Когда наши любимые персонажи, плохие или хорошие, оживают на экране или на сцене, мы кипим от возмущения, если выбранные актеры не отвечают нашим представлениям — это не наша Эмма Вудхаус, не наш Рочестер. Впрочем, иногда мы принимаем их, несмотря на полное несходство: Сюзанна Йорк, игравшая Софью Вестерн в фильме «Том Джонс» 1963 г., была высокой, почти мальчишеского вида блондинкой, в то время как у Филдинга Софья хрупкая брюнетка: «Сложена она была правильно и чрезвычайно изящно… Ее пышные черные волосы… доходили до пояса…»[33]. Но большинство зрителей принимают ее, так же как и миниатюрного, пучеглазого Петера Лорре, сыгравшего Раскольникова в экранизации «Преступления и наказания» (1935) Джозефа фон Штернберга, хотя страдающий протагонист описан в романе так: «…он был замечательно хорош собою, с прекрасными темными глазами, темно-рус, ростом выше среднего, тонок и строен». Лорре сумел передать глубинное смятение своего героя — и этого достаточно.

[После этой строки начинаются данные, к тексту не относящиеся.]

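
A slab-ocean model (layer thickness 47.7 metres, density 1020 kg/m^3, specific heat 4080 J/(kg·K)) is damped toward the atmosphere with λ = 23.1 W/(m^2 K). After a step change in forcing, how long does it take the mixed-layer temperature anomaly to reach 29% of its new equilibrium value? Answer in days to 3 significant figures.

Areal heat capacity C = ρ c_p D = 1020 × 4080 × 47.7 = 1.99×10^8 J m⁻² K⁻¹.
τ = C / λ = 1.99×10^8 / 23.1 = 8.59×10^6 s.
Fraction reached: 1 − e^(−t/τ) = 0.29 ⇒ t = −τ ln(1 − 0.29) = τ × 0.342.
t = 2.94×10^6 s = 34.1 days.

34.1 days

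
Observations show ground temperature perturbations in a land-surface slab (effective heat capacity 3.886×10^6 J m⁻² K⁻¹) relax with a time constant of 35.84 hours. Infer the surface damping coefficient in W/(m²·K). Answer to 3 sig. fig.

Areal heat capacity C = 3.886×10^6 J m⁻² K⁻¹ (given).
τ = 35.84 hours = 1.29×10^5 s.
λ = C / τ = 3.89×10^6 / 1.29×10^5 = 30.1 W/(m²·K).

30.1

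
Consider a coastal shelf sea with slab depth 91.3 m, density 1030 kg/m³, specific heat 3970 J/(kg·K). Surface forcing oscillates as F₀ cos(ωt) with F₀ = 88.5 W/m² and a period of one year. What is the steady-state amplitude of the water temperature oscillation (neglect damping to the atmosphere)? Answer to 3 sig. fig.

Areal heat capacity C = ρ c_p D = 1030 × 3970 × 91.3 = 3.73×10^8 J/(m^2 K).
Angular frequency ω = 2π / T = 2π / 3.15×10^7 s = 1.99×10^-7 s⁻¹.
Cω = 3.73×10^8 × 1.99×10^-7 = 74.4 W/(m²·K).
Amplitude A = F₀ / (Cω) = 88.5 / 74.4 = 1.19 K.

1.19 K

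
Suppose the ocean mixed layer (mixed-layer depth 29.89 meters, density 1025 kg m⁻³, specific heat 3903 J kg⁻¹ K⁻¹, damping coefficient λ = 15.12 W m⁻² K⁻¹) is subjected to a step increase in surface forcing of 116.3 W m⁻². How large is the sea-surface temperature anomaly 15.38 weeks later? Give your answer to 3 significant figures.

5.32 K

Areal heat capacity C = ρ c_p D = 1025 × 3903 × 29.89 = 1.20×10^8 J/(m²·K).
τ = C / λ = 1.20×10^8 / 15.12 = 7.91×10^6 s.
Equilibrium anomaly ΔT_eq = F / λ = 116.3 / 15.12 = 7.69 K.
t = 15.38 weeks = 9.30×10^6 s, so t/τ = 1.18.
ΔT(t) = ΔT_eq (1 − e^(−t/τ)) = 7.69 × (1 − e^−1.18) = 5.32 K.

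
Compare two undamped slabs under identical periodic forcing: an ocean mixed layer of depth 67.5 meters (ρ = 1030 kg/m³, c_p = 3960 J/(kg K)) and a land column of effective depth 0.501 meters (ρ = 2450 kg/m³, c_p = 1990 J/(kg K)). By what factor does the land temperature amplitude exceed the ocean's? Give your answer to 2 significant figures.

110

C_ocean = 1030 × 3960 × 67.5 = 2.75×10^8 J/(m²·K).
C_land = 2450 × 1990 × 0.501 = 2.44×10^6 J/(m²·K).
Undamped amplitude ∝ 1/C, so A_land/A_ocean = C_ocean/C_land = 113.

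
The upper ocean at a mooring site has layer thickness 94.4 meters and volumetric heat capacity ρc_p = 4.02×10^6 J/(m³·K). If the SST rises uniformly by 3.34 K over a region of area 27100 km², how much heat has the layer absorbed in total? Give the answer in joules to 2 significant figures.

3.4×10^19 J

Areal heat capacity C = ρc_p × D = 4.02×10^6 × 94.4 = 3.79×10^8 J m⁻² K⁻¹.
Heat per unit area: q = C ΔT = 3.79×10^8 × 3.34 = 1.27×10^9 J/m².
Total heat: Q = q × A = 1.27×10^9 × (27100 × 10⁶ m²) = 3.43×10^19 J.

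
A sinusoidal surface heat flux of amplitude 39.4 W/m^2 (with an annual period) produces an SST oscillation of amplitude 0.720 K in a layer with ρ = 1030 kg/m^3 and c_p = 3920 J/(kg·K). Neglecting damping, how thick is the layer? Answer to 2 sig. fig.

68 m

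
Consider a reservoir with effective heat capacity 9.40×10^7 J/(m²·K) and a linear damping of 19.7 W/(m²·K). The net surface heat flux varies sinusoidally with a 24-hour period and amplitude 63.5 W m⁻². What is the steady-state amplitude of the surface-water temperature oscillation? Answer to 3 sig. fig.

0.00929 K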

Чем ближе нам герой, тем сильнее мы искрим от встречи с ним. Отчасти потому, что романы открывают доступ к тайным мыслям, куда нет хода ни историкам, ни биографам, ни даже психоаналитикам. «Романы, — утверждает Дэвид Лодж, — могут послужить более или менее убедительной моделью, поясняющей, как и почему люди совершают определенные поступки». Его личный фаворит — Леопольд Блум, герой «Улисса», «в котором большинство из нас увидят общечеловеческие свойства, глупости, желания и страхи. Через поток сознания, направляемый его создателем, мы узнаем его гораздо ближе, чем, наверное, любого другого вымышленного героя до и после него».
Сложно найти лучшее описание этого феномена, чем следующий пассаж из романа Пруста «По направлению к Свану», где рассказчик задается вопросом, чем его так привлекают литературные произведения. Как возможно, чтобы персонаж романа был нам ближе, чем реальный человек?
«Какую бы глубокую симпатию мы ни испытывали к живому существу, мы воспринимаем его главным образом чувством, следовательно, оно остается для нас непрозрачным, оно представляет собой для нас мертвый груз, который наша впечатлительность не в силах поднять. Если с живым существом случается несчастье, то лишь крохотная частица нашего общего о нем представления приходит в волнение…»[34]
Романисты способны заменить эти «непроницаемые части» тем, что Пруст называет «невещественными частями». В результате их герои становятся нашими собственными, потому как «все это случается с нами самими, раз, пока мы лихорадочно переворачиваем страницы, от них зависит учащенность нашего дыхания и напряженность нашего взгляда». Каждое чувство десятикратно усиливается, и мы испытываем такие интенсивные переживания, которые никогда не коснулись бы нас в нашей повседневной жизни.